Monday, March 16, 2009

Elsewhere USA by Dalton Conley


Book Description
Over the past three decades, our daily lives have changed slowly but dramatically. Boundaries between leisure and work, public space and private space, and home and office have blurred and become permeable. How many of us now work from home, our wireless economy allowing and encouraging us to work 24/7? How many of us talk to our children while scrolling through e-mails on our BlackBerrys? How many of us feel overextended, as we are challenged to play multiple roles–worker, boss, parent, spouse, friend, and client–all in the same instant?
Dalton Conley, social scientist and writer provides us with an X-ray view of our new social reality.
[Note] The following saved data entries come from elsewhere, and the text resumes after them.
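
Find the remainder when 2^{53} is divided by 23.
By Fermat: 2^{22} ≡ 1 (mod 23). 53 = 2×22 + 9. So 2^{53} ≡ 2^{9} ≡ 6 (mod 23)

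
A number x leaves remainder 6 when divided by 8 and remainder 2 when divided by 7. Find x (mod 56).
M = 8 × 7 = 56. M₁ = 7, y₁ ≡ 7 (mod 8). M₂ = 8, y₂ ≡ 1 (mod 7). x = 6×7×7 + 2×8×1 ≡ 30 (mod 56)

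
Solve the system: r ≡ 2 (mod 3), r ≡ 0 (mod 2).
M = 3 × 2 = 6. M₁ = 2, y₁ ≡ 2 (mod 3). M₂ = 3, y₂ ≡ 1 (mod 2). r = 2×2×2 + 0×3×1 ≡ 2 (mod 6)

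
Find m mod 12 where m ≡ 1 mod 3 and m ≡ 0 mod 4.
M = 3 × 4 = 12. M₁ = 4, y₁ ≡ 1 mod 3. M₂ = 3, y₂ ≡ 3 mod 4. m = 1×4×1 + 0×3×3 ≡ 4 mod 12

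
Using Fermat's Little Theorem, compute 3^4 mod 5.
By Fermat's Little Theorem, 3^{4} ≡ 1 mod 5 since 5 is prime and gcd(3, 5) = 1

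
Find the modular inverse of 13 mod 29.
Since 29 is prime, by Fermat 13^(-1) ≡ 13^{27} ≡ 9 (mod 29). Verify: 13 × 9 = 117 ≡ 1 (mod 29)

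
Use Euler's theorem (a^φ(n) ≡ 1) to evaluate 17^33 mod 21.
By Euler: 17^{12} ≡ 1 (mod 21) since gcd(17, 21) = 1. 33 = 2×12 + 9. So 17^{33} ≡ 17^{9} ≡ 20 (mod 21)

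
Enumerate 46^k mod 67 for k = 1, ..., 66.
46^1, 46^2, ..., 46^{66} mod 67: [46, 39, 52, 47, 18, 24, 32, 65, 42, 56, 30, 40, 31, 19, 3, 4, 50, 22, 7, 54, 5, 29, 61, 59, 34, 23, 53, 26, 57, 9, 12, 16, 66, 21, 28, 15, 20, 49, 43, 35, 2, 25, 11, 37, 27, 36, 48, 64, 63, 17, 45, 60, 13, 62, 38, 6, 8, 33, 44, 14, 41, 10, 58, 55, 51, 1]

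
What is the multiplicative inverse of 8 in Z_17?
Since 17 is prime, by Fermat 8^(-1) ≡ 8^{15} ≡ 15 (mod 17). Verify: 8 × 15 = 120 ≡ 1 (mod 17)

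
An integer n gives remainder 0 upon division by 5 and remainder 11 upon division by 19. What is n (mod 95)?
M = 5 × 19 = 95. M₁ = 19, y₁ ≡ 4 (mod 5). M₂ = 5, y₂ ≡ 4 (mod 19). n = 0×19×4 + 11×5×4 ≡ 30 (mod 95)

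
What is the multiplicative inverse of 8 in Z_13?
Since 13 is prime, by Fermat 8^(-1) ≡ 8^{11} ≡ 5 mod 13. Verify: 8 × 5 = 40 ≡ 1 mod 13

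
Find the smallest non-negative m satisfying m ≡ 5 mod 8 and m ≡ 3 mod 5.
M = 8 × 5 = 40. M₁ = 5, y₁ ≡ 5 mod 8. M₂ = 8, y₂ ≡ 2 mod 5. m = 5×5×5 + 3×8×2 ≡ 13 mod 40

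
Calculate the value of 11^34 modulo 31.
Using Fermat: 11^{30} ≡ 1 (mod 31). 34 ≡ 4 (mod 30). So 11^{34} ≡ 11^{4} ≡ 9 (mod 31)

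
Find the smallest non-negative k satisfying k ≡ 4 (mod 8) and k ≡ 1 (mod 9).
M = 8 × 9 = 72. M₁ = 9, y₁ ≡ 1 (mod 8). M₂ = 8, y₂ ≡ 8 (mod 9). k = 4×9×1 + 1×8×8 ≡ 28 (mod 72)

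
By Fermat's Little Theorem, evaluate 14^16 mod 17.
By Fermat's Little Theorem, 14^{16} ≡ 1 (mod 17) since 17 is prime and gcd(14, 17) = 1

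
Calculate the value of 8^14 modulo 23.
By repeated squaring (mod 23): 8^{1}≡8, 8^{2}≡18, 8^{4}≡2, 8^{8}≡4. Then 8^{14} = 8^{8+4+2} ≡ 4 × 2 × 18 ≡ 6 (mod 23)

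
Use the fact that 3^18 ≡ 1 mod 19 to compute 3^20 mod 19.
By Fermat: 3^{18} ≡ 1 mod 19. So 3^{20} = 3^{18} · 3^{2} ≡ 3^{2} ≡ 9 mod 19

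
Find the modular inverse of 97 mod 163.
Since 163 is prime, by Fermat 97^(-1) ≡ 97^{161} ≡ 121 (mod 163). Verify: 97 × 121 = 11737 ≡ 1 (mod 163)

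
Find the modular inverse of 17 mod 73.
Since 73 is prime, by Fermat 17^(-1) ≡ 17^{71} ≡ 43 (mod 73). Verify: 17 × 43 = 731 ≡ 1 (mod 73)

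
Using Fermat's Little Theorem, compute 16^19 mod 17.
By Fermat: 16^{16} ≡ 1 (mod 17). So 16^{19} = 16^{16} · 16^{3} ≡ 16^{3} ≡ 16 (mod 17)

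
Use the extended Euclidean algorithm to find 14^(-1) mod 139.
Extended GCD: 14(10) + 139(-1) = 1. So 14^(-1) ≡ 10 mod 139. Verify: 14 × 10 = 140 ≡ 1 mod 139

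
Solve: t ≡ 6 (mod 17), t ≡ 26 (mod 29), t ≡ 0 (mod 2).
M = 17 × 29 × 2 = 986. M₁ = 58, y₁ ≡ 5 (mod 17). M₂ = 34, y₂ ≡ 6 (mod 29). M₃ = 493, y₃ ≡ 1 (mod 2). t = 6×58×5 + 26×34×6 + 0×493×1 ≡ 142 (mod 986)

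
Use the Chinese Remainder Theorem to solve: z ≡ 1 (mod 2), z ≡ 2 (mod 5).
M = 2 × 5 = 10. M₁ = 5, y₁ ≡ 1 (mod 2). M₂ = 2, y₂ ≡ 3 (mod 5). z = 1×5×1 + 2×2×3 ≡ 7 (mod 10)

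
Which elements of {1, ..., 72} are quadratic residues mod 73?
Squares in Z_73*: {1, 2, 3, 4, 6, 8, 9, 12, 16, 18, 19, 23, 24, 25, 27, 32, 35, 36, 37, 38, 41, 46, 48, 49, 50, 54, 55, 57, 61, 64, 65, 67, 69, 70, 71, 72}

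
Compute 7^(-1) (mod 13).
Since 13 is prime, by Fermat 7^(-1) ≡ 7^{11} ≡ 2 (mod 13). Verify: 7 × 2 = 14 ≡ 1 (mod 13)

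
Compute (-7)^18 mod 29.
By repeated squaring mod 29: (-7)^{1}≡22, (-7)^{2}≡20, (-7)^{4}≡23, (-7)^{8}≡7, (-7)^{16}≡20. Then (-7)^{18} = (-7)^{16+2} ≡ 20 × 20 ≡ 23 mod 29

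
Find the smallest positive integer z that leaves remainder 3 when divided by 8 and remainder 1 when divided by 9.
M = 8 × 9 = 72. M₁ = 9, y₁ ≡ 1 (mod 8). M₂ = 8, y₂ ≡ 8 (mod 9). z = 3×9×1 + 1×8×8 ≡ 19 (mod 72)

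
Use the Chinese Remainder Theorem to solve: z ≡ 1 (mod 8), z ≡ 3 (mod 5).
M = 8 × 5 = 40. M₁ = 5, y₁ ≡ 5 (mod 8). M₂ = 8, y₂ ≡ 2 (mod 5). z = 1×5×5 + 3×8×2 ≡ 33 (mod 40)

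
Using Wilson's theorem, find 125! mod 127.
(126)! = (125)! × (126) ≡ -1 mod 127. So (125)! ≡ -1 × (126)^(-1) ≡ (-1)×(-1) = 1 mod 127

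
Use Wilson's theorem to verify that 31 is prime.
(30)! mod 31 = 30. Since this equals -1 mod 31, Wilson confirms 31 is prime.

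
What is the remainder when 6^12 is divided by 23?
By repeated squaring (mod 23): 6^{1}≡6, 6^{2}≡13, 6^{4}≡8, 6^{8}≡18. Then 6^{12} = 6^{8+4} ≡ 18 × 8 ≡ 6 (mod 23)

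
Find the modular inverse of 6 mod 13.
Since 13 is prime, by Fermat 6^(-1) ≡ 6^{11} ≡ 11 (mod 13). Verify: 6 × 11 = 66 ≡ 1 (mod 13)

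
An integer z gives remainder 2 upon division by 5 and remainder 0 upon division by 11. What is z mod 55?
M = 5 × 11 = 55. M₁ = 11, y₁ ≡ 1 mod 5. M₂ = 5, y₂ ≡ 9 mod 11. z = 2×11×1 + 0×5×9 ≡ 22 mod 55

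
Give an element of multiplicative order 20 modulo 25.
2 has order 20 mod 25 since 2^{20} ≡ 1 mod 25 and no smaller power works.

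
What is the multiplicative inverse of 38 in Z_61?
Since 61 is prime, by Fermat 38^(-1) ≡ 38^{59} ≡ 53 (mod 61). Verify: 38 × 53 = 2014 ≡ 1 (mod 61)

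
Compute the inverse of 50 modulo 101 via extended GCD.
Extended GCD: 50(-2) + 101(1) = 1. So 50^(-1) ≡ -2 ≡ 99 mod 101. Verify: 50 × 99 = 4950 ≡ 1 mod 101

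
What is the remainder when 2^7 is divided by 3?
Using Fermat: 2^{2} ≡ 1 mod 3. 7 ≡ 1 mod 2. So 2^{7} ≡ 2^{1} ≡ 2 mod 3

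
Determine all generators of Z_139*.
There are φ(138) = 44 primitive roots mod 139: {2, 3, 12, 15, 17, 18, 19, 21, 22, 26, 32, 40, 50, 53, 56, 58, 61, 68, 70, 72, 73, 85, 88, 90, 92, 93, 98, 101, 102, 104, 108, 109, 110, 111, 114, 115, 119, 123, 126, 128, 130, 132, 134, 135}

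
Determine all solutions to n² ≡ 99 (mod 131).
The square roots of 99 mod 131 are 112 and 19. Verify: 112² = 12544 ≡ 99 (mod 131)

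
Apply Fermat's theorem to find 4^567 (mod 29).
By Fermat: 4^{28} ≡ 1 (mod 29). 567 ≡ 7 (mod 28). So 4^{567} ≡ 4^{7} ≡ 28 (mod 29)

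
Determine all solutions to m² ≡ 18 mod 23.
The square roots of 18 mod 23 are 8 and 15. Verify: 8² = 64 ≡ 18 mod 23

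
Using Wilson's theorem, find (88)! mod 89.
By Wilson's theorem, (88)! ≡ -1 ≡ 88 (mod 89)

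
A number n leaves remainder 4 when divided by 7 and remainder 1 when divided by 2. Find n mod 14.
M = 7 × 2 = 14. M₁ = 2, y₁ ≡ 4 mod 7. M₂ = 7, y₂ ≡ 1 mod 2. n = 4×2×4 + 1×7×1 ≡ 11 mod 14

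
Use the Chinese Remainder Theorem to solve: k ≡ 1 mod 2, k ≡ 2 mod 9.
M = 2 × 9 = 18. M₁ = 9, y₁ ≡ 1 mod 2. M₂ = 2, y₂ ≡ 5 mod 9. k = 1×9×1 + 2×2×5 ≡ 11 mod 18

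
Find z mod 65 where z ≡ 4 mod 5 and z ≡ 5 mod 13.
M = 5 × 13 = 65. M₁ = 13, y₁ ≡ 2 mod 5. M₂ = 5, y₂ ≡ 8 mod 13. z = 4×13×2 + 5×5×8 ≡ 44 mod 65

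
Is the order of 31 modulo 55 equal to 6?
Powers of 31 mod 55: 31^1≡31, 31^2≡26, 31^3≡36, 31^4≡16, 31^5≡1. Already 31^5≡1, so the order is 5 < 6. No, the actual order is 5.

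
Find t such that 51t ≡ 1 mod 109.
Since 109 is prime, by Fermat 51^(-1) ≡ 51^{107} ≡ 62 mod 109. Verify: 51 × 62 = 3162 ≡ 1 mod 109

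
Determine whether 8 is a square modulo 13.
By Euler's criterion: 8^{6} ≡ 12 mod 13. Since this equals -1 (≡ 12), 8 is not a QR.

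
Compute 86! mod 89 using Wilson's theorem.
(88)! = (86)! × (87) × (88) ≡ -1 mod 89. So (86)! ≡ -1 × [(88)(87)]^(-1) ≡ 44 mod 89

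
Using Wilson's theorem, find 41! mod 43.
(42)! = (41)! × (42) ≡ -1 (mod 43). So (41)! ≡ -1 × (42)^(-1) ≡ (-1)×(-1) = 1 (mod 43)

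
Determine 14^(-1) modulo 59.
Since 59 is prime, by Fermat 14^(-1) ≡ 14^{57} ≡ 38 (mod 59). Verify: 14 × 38 = 532 ≡ 1 (mod 59)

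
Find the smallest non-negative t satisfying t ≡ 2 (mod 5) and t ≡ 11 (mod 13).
M = 5 × 13 = 65. M₁ = 13, y₁ ≡ 2 (mod 5). M₂ = 5, y₂ ≡ 8 (mod 13). t = 2×13×2 + 11×5×8 ≡ 37 (mod 65)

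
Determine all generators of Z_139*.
There are φ(138) = 44 primitive roots mod 139: {2, 3, 12, 15, 17, 18, 19, 21, 22, 26, 32, 40, 50, 53, 56, 58, 61, 68, 70, 72, 73, 85, 88, 90, 92, 93, 98, 101, 102, 104, 108, 109, 110, 111, 114, 115, 119, 123, 126, 128, 130, 132, 134, 135}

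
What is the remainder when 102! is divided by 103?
By Wilson's theorem, (102)! ≡ -1 ≡ 102 (mod 103)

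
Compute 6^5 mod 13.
By repeated squaring mod 13: 6^{1}≡6, 6^{2}≡10, 6^{4}≡9. Then 6^{5} = 6^{4+1} ≡ 9 × 6 ≡ 2 mod 13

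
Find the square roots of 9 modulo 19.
The square roots of 9 mod 19 are 16 and 3. Verify: 16² = 256 ≡ 9 mod 19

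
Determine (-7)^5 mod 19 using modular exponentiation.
By repeated squaring mod 19: (-7)^{1}≡12, (-7)^{2}≡11, (-7)^{4}≡7. Then (-7)^{5} = (-7)^{4+1} ≡ 7 × 12 ≡ 8 mod 19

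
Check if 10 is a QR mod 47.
By Euler's criterion: 10^{23} ≡ 46 mod 47. Since this equals -1 (≡ 46), 10 is not a QR.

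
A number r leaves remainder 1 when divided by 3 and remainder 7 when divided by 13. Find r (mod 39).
M = 3 × 13 = 39. M₁ = 13, y₁ ≡ 1 (mod 3). M₂ = 3, y₂ ≡ 9 (mod 13). r = 1×13×1 + 7×3×9 ≡ 7 (mod 39)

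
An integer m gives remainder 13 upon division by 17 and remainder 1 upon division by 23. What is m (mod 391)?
M = 17 × 23 = 391. M₁ = 23, y₁ ≡ 3 (mod 17). M₂ = 17, y₂ ≡ 19 (mod 23). m = 13×23×3 + 1×17×19 ≡ 47 (mod 391)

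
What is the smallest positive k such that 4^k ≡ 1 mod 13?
Powers of 4 mod 13: 4^1≡4, 4^2≡3, 4^3≡12, 4^4≡9, 4^5≡10, 4^6≡1. Order = 6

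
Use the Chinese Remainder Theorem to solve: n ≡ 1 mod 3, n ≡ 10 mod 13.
M = 3 × 13 = 39. M₁ = 13, y₁ ≡ 1 mod 3. M₂ = 3, y₂ ≡ 9 mod 13. n = 1×13×1 + 10×3×9 ≡ 10 mod 39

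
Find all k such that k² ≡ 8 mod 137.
The square roots of 8 mod 137 are 75 and 62. Verify: 75² = 5625 ≡ 8 mod 137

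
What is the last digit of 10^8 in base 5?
By repeated squaring mod 5: 10^{1}≡0, 10^{2}≡0, 10^{4}≡0, 10^{8}≡0. So 10^{8} ≡ 0 mod 5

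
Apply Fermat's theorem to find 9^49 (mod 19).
By Fermat: 9^{18} ≡ 1 (mod 19). 49 = 2×18 + 13. So 9^{49} ≡ 9^{13} ≡ 6 (mod 19)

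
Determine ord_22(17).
Powers of 17 mod 22: 17^1≡17, 17^2≡3, 17^3≡7, 17^4≡9, 17^5≡21, 17^6≡5, 17^7≡19, 17^8≡15, 17^9≡13, 17^10≡1. So the order of 17 is 10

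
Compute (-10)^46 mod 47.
Using Fermat: (-10)^{46} ≡ 1 (mod 47). 46 ≡ 0 (mod 46). So (-10)^{46} ≡ (-10)^{0} ≡ 1 (mod 47)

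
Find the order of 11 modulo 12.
Powers of 11 mod 12: 11^1≡11, 11^2≡1. So the order of 11 is 2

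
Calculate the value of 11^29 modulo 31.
By repeated squaring mod 31: 11^{1}≡11, 11^{2}≡28, 11^{4}≡9, 11^{8}≡19, 11^{16}≡20. Then 11^{29} = 11^{16+8+4+1} ≡ 20 × 19 × 9 × 11 ≡ 17 mod 31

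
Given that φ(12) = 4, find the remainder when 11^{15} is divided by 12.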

In Elsewhere, U.S.A., Conley connects our daily experience with occasionally overlooked sociological changes: women’s increasing participation in the labor force; rising economic inequality generating anxiety among successful professionals; the individualism of the modern era--the belief in self-actualization and expression--being replaced by the need to play different roles in the various realms of one’s existence. In this groundbreaking book, Conley offers an essential understanding of how the technological, social, and economic changes that have reshaped our world are also reshaping our individual lives.


My thoughts:
Dalton Conley has written a book that rally showed what our society has become – urban zombies! What with the internet, cell phones and working from home, we have become a society that is no longer aware of the world and people around us. Do we enjoy our lives like they did fifty years ago? Are we all about the almighty dollar and the aggressive struggle to reach richness? This book explains what we once were and what we have become. I can understand what Mr. Conley writes about because many a day, I find my wife with two laptops on her couch while she is texting one coworker or another. Technology may be a good thing but are we giving up our individuality to have it all? I recommend this book to everyone.